だが、龍之介と記憶の中の少年がどうしても同じ像を結ばない。
「……カラダは?」
「……っ、平気そうに見えるか……?」
睨みつけた視線の先で、組んだ腕をピアノの譜面台に置いたまま、龍之介が苦笑した。
「……あンだけヤって平気だったら、逆にバケモンだろ」
おまえが言うなと思ったが、化け物と言ったところで褒められていると取るだけの男もはや何も言う気になれず、口をつぐんだ。
「……どれくらい落ちてた?」
「ほんの数分だ。 ……てか、起きねェ方がいいンじゃね? ナカ、まだそのまんまだから、溢れてくンぞ」
半身を起こした途端にドロリと溢れてきた白濁に、眉を寄せた。
「……っ」
白濁は腰の下に敷かれたダークブラウンの厚地のサテンの布にこぼれ、やけに目立つ小さな溜まりを作る。

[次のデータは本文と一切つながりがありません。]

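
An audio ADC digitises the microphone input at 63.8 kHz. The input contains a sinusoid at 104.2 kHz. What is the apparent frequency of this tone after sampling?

23.4 kHz

104.2 kHz mod fs = 40.4 kHz.
40.4 kHz > fs/2 = 31.9 kHz, folds to fs − 40.4 kHz = 23.4 kHz.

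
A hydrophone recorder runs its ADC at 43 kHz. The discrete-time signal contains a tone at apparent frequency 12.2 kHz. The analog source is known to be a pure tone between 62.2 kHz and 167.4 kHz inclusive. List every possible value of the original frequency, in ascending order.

73.8 kHz, 98.2 kHz, 116.8 kHz, 141.2 kHz, 159.8 kHz

Frequencies that alias to 12.2 kHz are k·fs ± 12.2 kHz for integer k ≥ 0.
k=0: 12.2 kHz.
k=1: 30.8 kHz, 55.2 kHz.
k=2: 73.8 kHz, 98.2 kHz.
k=3: 116.8 kHz, 141.2 kHz.
k=4: 159.8 kHz, 184.2 kHz.
k=5: 202.8 kHz, 227.2 kHz.
Within [62.2 kHz, 167.4 kHz]: 73.8 kHz, 98.2 kHz, 116.8 kHz, 141.2 kHz, 159.8 kHz.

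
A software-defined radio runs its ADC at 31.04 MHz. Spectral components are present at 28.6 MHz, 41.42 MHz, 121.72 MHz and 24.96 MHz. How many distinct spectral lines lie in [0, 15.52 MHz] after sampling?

3

fs/2 = 15.52 MHz.
28.6 MHz > fs/2 = 15.52 MHz, folds to fs − 28.6 MHz = 2.44 MHz.
41.42 MHz mod fs = 10.38 MHz.
10.38 MHz ≤ fs/2 = 15.52 MHz, appears at 10.38 MHz.
121.72 MHz mod fs = 28.6 MHz.
28.6 MHz > fs/2 = 15.52 MHz, folds to fs − 28.6 MHz = 2.44 MHz.
24.96 MHz > fs/2 = 15.52 MHz, folds to fs − 24.96 MHz = 6.08 MHz.
Distinct values: {2.44 MHz, 6.08 MHz, 10.38 MHz} → 3.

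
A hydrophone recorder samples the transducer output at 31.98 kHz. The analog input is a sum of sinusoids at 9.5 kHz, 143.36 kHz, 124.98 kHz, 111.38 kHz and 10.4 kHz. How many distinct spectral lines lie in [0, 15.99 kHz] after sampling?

fs/2 = 15.99 kHz.
9.5 kHz ≤ fs/2 = 15.99 kHz, passes unchanged.
143.36 kHz mod fs = 15.44 kHz.
15.44 kHz ≤ fs/2 = 15.99 kHz, appears at 15.44 kHz.
124.98 kHz mod fs = 29.04 kHz.
29.04 kHz > fs/2 = 15.99 kHz, folds to fs − 29.04 kHz = 2.94 kHz.
111.38 kHz mod fs = 15.44 kHz.
15.44 kHz ≤ fs/2 = 15.99 kHz, appears at 15.44 kHz.
10.4 kHz ≤ fs/2 = 15.99 kHz, passes unchanged.
Distinct values: {2.94 kHz, 9.5 kHz, 10.4 kHz, 15.44 kHz} → 4.

4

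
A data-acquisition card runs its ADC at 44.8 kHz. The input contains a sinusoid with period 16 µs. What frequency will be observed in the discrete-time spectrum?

17.7 kHz

T = 16 µs → f = 1/T = 62.5 kHz.
62.5 kHz mod fs = 17.7 kHz.
17.7 kHz ≤ fs/2 = 22.4 kHz, appears at 17.7 kHz.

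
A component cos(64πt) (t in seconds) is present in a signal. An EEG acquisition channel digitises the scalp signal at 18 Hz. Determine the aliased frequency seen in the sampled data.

ω = 64π rad/s → f = ω/(2π) = 32 Hz.
32 Hz mod fs = 14 Hz.
14 Hz > fs/2 = 9 Hz, folds to fs − 14 Hz = 4 Hz.

4 Hz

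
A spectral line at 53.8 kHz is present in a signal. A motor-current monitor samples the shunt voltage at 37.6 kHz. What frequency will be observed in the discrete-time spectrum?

16.2 kHz

53.8 kHz mod fs = 16.2 kHz.
16.2 kHz ≤ fs/2 = 18.8 kHz, appears at 16.2 kHz.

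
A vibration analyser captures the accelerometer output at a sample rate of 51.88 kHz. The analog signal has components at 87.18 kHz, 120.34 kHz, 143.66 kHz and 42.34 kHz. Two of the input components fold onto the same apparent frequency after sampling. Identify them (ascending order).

87.18 kHz, 120.34 kHz

fs/2 = 25.94 kHz.
87.18 kHz mod fs = 35.3 kHz.
35.3 kHz > fs/2 = 25.94 kHz, folds to fs − 35.3 kHz = 16.58 kHz.
120.34 kHz mod fs = 16.58 kHz.
16.58 kHz ≤ fs/2 = 25.94 kHz, appears at 16.58 kHz.
143.66 kHz mod fs = 39.9 kHz.
39.9 kHz > fs/2 = 25.94 kHz, folds to fs − 39.9 kHz = 11.98 kHz.
42.34 kHz > fs/2 = 25.94 kHz, folds to fs − 42.34 kHz = 9.54 kHz.
87.18 kHz and 120.34 kHz both map to 16.58 kHz.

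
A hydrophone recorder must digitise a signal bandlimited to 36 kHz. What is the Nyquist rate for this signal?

Nyquist rate = 2 × 36 kHz = 72 kHz.

72 kHz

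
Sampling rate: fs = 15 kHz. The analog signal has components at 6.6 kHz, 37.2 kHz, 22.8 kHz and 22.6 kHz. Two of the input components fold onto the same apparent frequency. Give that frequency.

7.2 kHz

fs/2 = 7.5 kHz.
6.6 kHz ≤ fs/2 = 7.5 kHz, passes unchanged.
37.2 kHz mod fs = 7.2 kHz.
7.2 kHz ≤ fs/2 = 7.5 kHz, appears at 7.2 kHz.
22.8 kHz mod fs = 7.8 kHz.
7.8 kHz > fs/2 = 7.5 kHz, folds to fs − 7.8 kHz = 7.2 kHz.
22.6 kHz mod fs = 7.6 kHz.
7.6 kHz > fs/2 = 7.5 kHz, folds to fs − 7.6 kHz = 7.4 kHz.
22.8 kHz and 37.2 kHz both map to 7.2 kHz.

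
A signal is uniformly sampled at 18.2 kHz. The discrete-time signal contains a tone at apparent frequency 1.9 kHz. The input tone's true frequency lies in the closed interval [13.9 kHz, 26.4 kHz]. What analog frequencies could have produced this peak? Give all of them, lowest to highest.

Frequencies that alias to 1.9 kHz are k·fs ± 1.9 kHz for integer k ≥ 0.
k=0: 1.9 kHz.
k=1: 16.3 kHz, 20.1 kHz.
k=2: 34.5 kHz, 38.3 kHz.
Within [13.9 kHz, 26.4 kHz]: 16.3 kHz, 20.1 kHz.

16.3 kHz, 20.1 kHz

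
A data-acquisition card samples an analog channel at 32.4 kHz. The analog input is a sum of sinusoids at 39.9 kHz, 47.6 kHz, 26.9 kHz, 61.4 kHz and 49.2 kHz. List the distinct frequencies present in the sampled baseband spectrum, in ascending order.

3.4 kHz, 5.5 kHz, 7.5 kHz, 15.2 kHz, 15.6 kHz

fs/2 = 16.2 kHz.
39.9 kHz mod fs = 7.5 kHz.
7.5 kHz ≤ fs/2 = 16.2 kHz, appears at 7.5 kHz.
47.6 kHz mod fs = 15.2 kHz.
15.2 kHz ≤ fs/2 = 16.2 kHz, appears at 15.2 kHz.
26.9 kHz > fs/2 = 16.2 kHz, folds to fs − 26.9 kHz = 5.5 kHz.
61.4 kHz mod fs = 29 kHz.
29 kHz > fs/2 = 16.2 kHz, folds to fs − 29 kHz = 3.4 kHz.
49.2 kHz mod fs = 16.8 kHz.
16.8 kHz > fs/2 = 16.2 kHz, folds to fs − 16.8 kHz = 15.6 kHz.
Distinct values: {3.4 kHz, 5.5 kHz, 7.5 kHz, 15.2 kHz, 15.6 kHz}.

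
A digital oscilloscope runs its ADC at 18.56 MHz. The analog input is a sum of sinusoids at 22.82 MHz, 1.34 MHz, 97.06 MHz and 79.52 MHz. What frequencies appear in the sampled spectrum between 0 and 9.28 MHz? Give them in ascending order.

1.34 MHz, 4.26 MHz, 5.28 MHz

fs/2 = 9.28 MHz.
22.82 MHz mod fs = 4.26 MHz.
4.26 MHz ≤ fs/2 = 9.28 MHz, appears at 4.26 MHz.
1.34 MHz ≤ fs/2 = 9.28 MHz, passes unchanged.
97.06 MHz mod fs = 4.26 MHz.
4.26 MHz ≤ fs/2 = 9.28 MHz, appears at 4.26 MHz.
79.52 MHz mod fs = 5.28 MHz.
5.28 MHz ≤ fs/2 = 9.28 MHz, appears at 5.28 MHz.
Distinct values: {1.34 MHz, 4.26 MHz, 5.28 MHz}.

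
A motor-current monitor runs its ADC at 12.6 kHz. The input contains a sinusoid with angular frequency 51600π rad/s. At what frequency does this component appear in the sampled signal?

0.6 kHz

ω = 51600π rad/s → f = ω/(2π) = 25800 Hz = 25.8 kHz.
25.8 kHz mod fs = 0.6 kHz.
0.6 kHz ≤ fs/2 = 6.3 kHz, appears at 0.6 kHz.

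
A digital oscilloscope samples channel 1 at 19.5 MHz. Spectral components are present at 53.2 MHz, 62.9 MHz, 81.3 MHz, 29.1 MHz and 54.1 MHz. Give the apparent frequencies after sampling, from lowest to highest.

fs/2 = 9.75 MHz.
53.2 MHz mod fs = 14.2 MHz.
14.2 MHz > fs/2 = 9.75 MHz, folds to fs − 14.2 MHz = 5.3 MHz.
62.9 MHz mod fs = 4.4 MHz.
4.4 MHz ≤ fs/2 = 9.75 MHz, appears at 4.4 MHz.
81.3 MHz mod fs = 3.3 MHz.
3.3 MHz ≤ fs/2 = 9.75 MHz, appears at 3.3 MHz.
29.1 MHz mod fs = 9.6 MHz.
9.6 MHz ≤ fs/2 = 9.75 MHz, appears at 9.6 MHz.
54.1 MHz mod fs = 15.1 MHz.
15.1 MHz > fs/2 = 9.75 MHz, folds to fs − 15.1 MHz = 4.4 MHz.
Distinct values: {3.3 MHz, 4.4 MHz, 5.3 MHz, 9.6 MHz}.

3.3 MHz, 4.4 MHz, 5.3 MHz, 9.6 MHz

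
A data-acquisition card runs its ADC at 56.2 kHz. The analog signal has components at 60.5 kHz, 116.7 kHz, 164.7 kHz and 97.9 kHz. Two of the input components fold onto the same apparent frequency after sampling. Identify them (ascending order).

60.5 kHz, 116.7 kHz

fs/2 = 28.1 kHz.
60.5 kHz mod fs = 4.3 kHz.
4.3 kHz ≤ fs/2 = 28.1 kHz, appears at 4.3 kHz.
116.7 kHz mod fs = 4.3 kHz.
4.3 kHz ≤ fs/2 = 28.1 kHz, appears at 4.3 kHz.
164.7 kHz mod fs = 52.3 kHz.
52.3 kHz > fs/2 = 28.1 kHz, folds to fs − 52.3 kHz = 3.9 kHz.
97.9 kHz mod fs = 41.7 kHz.
41.7 kHz > fs/2 = 28.1 kHz, folds to fs − 41.7 kHz = 14.5 kHz.
60.5 kHz and 116.7 kHz both map to 4.3 kHz.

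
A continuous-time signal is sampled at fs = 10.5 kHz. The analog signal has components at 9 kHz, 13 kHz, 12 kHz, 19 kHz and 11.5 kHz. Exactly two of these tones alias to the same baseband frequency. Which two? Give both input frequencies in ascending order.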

白シャツなら目立たないものをと、くだらないことを考えている自分に、心底げんなりした。
「ははっ、やっぱ体力あンなァ。……それとも少しは、慣れてきたか?」
抱かれることにか?
「……ふざけるなっ」
くくっ、と龍之介が笑う。
「そのカッコで凄んでも、誘ってるようにしか見えねェし」
「貴様、覚えてろよ……っ」
サテンの布をクシャリと手でつかみ、腰を隠したが、情けなさに拍車をかけるだけのような気がして、ため息を殺した。
「シャワー室は奥だ」
クイッ、とアゴでステージの後方をしゃくられ、シャツ一枚を羽織った姿で立ち上がる。
腰に走った鈍い痛みに、膝をつきかけて、何とかこらえた。
やはり、一度目よりも格段にダメージが少ない。
「……ごゆっくり?」
ニヤニヤ見送る龍之介は、まるで獲物を堪能した後の肉食獣のように悠然としている。
情けなさの極致にある自分とのこの落差は何なんだと、怒りに震えた。
龍之介に消えない傷を残すつもりが、蓋を開けて見れば、単にさんざん喘がされ、気絶するまで抱かれたに過ぎないとは。

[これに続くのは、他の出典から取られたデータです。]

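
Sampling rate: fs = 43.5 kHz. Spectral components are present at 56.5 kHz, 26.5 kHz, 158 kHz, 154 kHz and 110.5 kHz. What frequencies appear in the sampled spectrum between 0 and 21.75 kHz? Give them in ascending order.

13 kHz, 16 kHz, 17 kHz, 20 kHz

fs/2 = 21.75 kHz.
56.5 kHz mod fs = 13 kHz.
13 kHz ≤ fs/2 = 21.75 kHz, appears at 13 kHz.
26.5 kHz > fs/2 = 21.75 kHz, folds to fs − 26.5 kHz = 17 kHz.
158 kHz mod fs = 27.5 kHz.
27.5 kHz > fs/2 = 21.75 kHz, folds to fs − 27.5 kHz = 16 kHz.
154 kHz mod fs = 23.5 kHz.
23.5 kHz > fs/2 = 21.75 kHz, folds to fs − 23.5 kHz = 20 kHz.
110.5 kHz mod fs = 23.5 kHz.
23.5 kHz > fs/2 = 21.75 kHz, folds to fs − 23.5 kHz = 20 kHz.
Distinct values: {13 kHz, 16 kHz, 17 kHz, 20 kHz}.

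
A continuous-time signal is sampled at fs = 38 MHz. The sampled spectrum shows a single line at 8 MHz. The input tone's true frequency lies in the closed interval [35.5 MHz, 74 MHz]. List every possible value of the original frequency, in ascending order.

Frequencies that alias to 8 MHz are k·fs ± 8 MHz for integer k ≥ 0.
k=0: 8 MHz.
k=1: 30 MHz, 46 MHz.
k=2: 68 MHz, 84 MHz.
k=3: 106 MHz, 122 MHz.
Within [35.5 MHz, 74 MHz]: 46 MHz, 68 MHz.

46 MHz, 68 MHz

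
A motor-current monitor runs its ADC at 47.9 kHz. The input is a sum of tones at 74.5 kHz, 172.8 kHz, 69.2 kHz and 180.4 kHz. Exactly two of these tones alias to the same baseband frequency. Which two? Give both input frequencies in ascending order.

fs/2 = 23.95 kHz.
74.5 kHz mod fs = 26.6 kHz.
26.6 kHz > fs/2 = 23.95 kHz, folds to fs − 26.6 kHz = 21.3 kHz.
172.8 kHz mod fs = 29.1 kHz.
29.1 kHz > fs/2 = 23.95 kHz, folds to fs − 29.1 kHz = 18.8 kHz.
69.2 kHz mod fs = 21.3 kHz.
21.3 kHz ≤ fs/2 = 23.95 kHz, appears at 21.3 kHz.
180.4 kHz mod fs = 36.7 kHz.
36.7 kHz > fs/2 = 23.95 kHz, folds to fs − 36.7 kHz = 11.2 kHz.
69.2 kHz and 74.5 kHz both map to 21.3 kHz.

69.2 kHz, 74.5 kHz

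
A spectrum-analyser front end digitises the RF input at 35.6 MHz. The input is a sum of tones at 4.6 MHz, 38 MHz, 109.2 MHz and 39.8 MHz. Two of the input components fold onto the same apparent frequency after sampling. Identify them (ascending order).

fs/2 = 17.8 MHz.
4.6 MHz ≤ fs/2 = 17.8 MHz, passes unchanged.
38 MHz mod fs = 2.4 MHz.
2.4 MHz ≤ fs/2 = 17.8 MHz, appears at 2.4 MHz.
109.2 MHz mod fs = 2.4 MHz.
2.4 MHz ≤ fs/2 = 17.8 MHz, appears at 2.4 MHz.
39.8 MHz mod fs = 4.2 MHz.
4.2 MHz ≤ fs/2 = 17.8 MHz, appears at 4.2 MHz.
38 MHz and 109.2 MHz both map to 2.4 MHz.

38 MHz, 109.2 MHz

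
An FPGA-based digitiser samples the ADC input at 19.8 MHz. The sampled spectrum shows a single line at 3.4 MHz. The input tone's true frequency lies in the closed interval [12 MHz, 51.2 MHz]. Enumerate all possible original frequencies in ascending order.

Frequencies that alias to 3.4 MHz are k·fs ± 3.4 MHz for integer k ≥ 0.
k=0: 3.4 MHz.
k=1: 16.4 MHz, 23.2 MHz.
k=2: 36.2 MHz, 43 MHz.
k=3: 56 MHz, 62.8 MHz.
Within [12 MHz, 51.2 MHz]: 16.4 MHz, 23.2 MHz, 36.2 MHz, 43 MHz.

16.4 MHz, 23.2 MHz, 36.2 MHz, 43 MHz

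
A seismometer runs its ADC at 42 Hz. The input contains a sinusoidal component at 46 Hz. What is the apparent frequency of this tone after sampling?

46 Hz mod fs = 4 Hz.
4 Hz ≤ fs/2 = 21 Hz, appears at 4 Hz.

4 Hz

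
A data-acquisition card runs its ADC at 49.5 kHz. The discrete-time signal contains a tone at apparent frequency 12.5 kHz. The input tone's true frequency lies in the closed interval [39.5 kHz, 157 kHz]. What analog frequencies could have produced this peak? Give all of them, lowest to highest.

62 kHz, 86.5 kHz, 111.5 kHz, 136 kHz

Frequencies that alias to 12.5 kHz are k·fs ± 12.5 kHz for integer k ≥ 0.
k=0: 12.5 kHz.
k=1: 37 kHz, 62 kHz.
k=2: 86.5 kHz, 111.5 kHz.
k=3: 136 kHz, 161 kHz.
k=4: 185.5 kHz, 210.5 kHz.
Within [39.5 kHz, 157 kHz]: 62 kHz, 86.5 kHz, 111.5 kHz, 136 kHz.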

克己を望まない形で抱いていただけの自分と、百戦錬磨の龍之介では、そもそも場数もテクニックも雲泥の差だ。
ことセックスに関する限り、到底勝てる気がしなかった。
おまけに、あの声と、このピアノの腕前だ。
再び流れ始めた旋律に、思わず足が止まる。
ピアノを弾き始めた龍之介は、すでに自分の存在を完全に消し去っているように見えた。
普段は広く拡散している意識を、音に一点投下させるかのような。
研ぎ澄まされた神聖な空気感が、龍之介を包んでいる。
高い天井から差し込むほの淡い光に照らされた、鍵盤の上を滑らかに滑る指先が、肌の上を滑っていた残像と重なり、思わず強く首を振ると、深いため息に暮れた。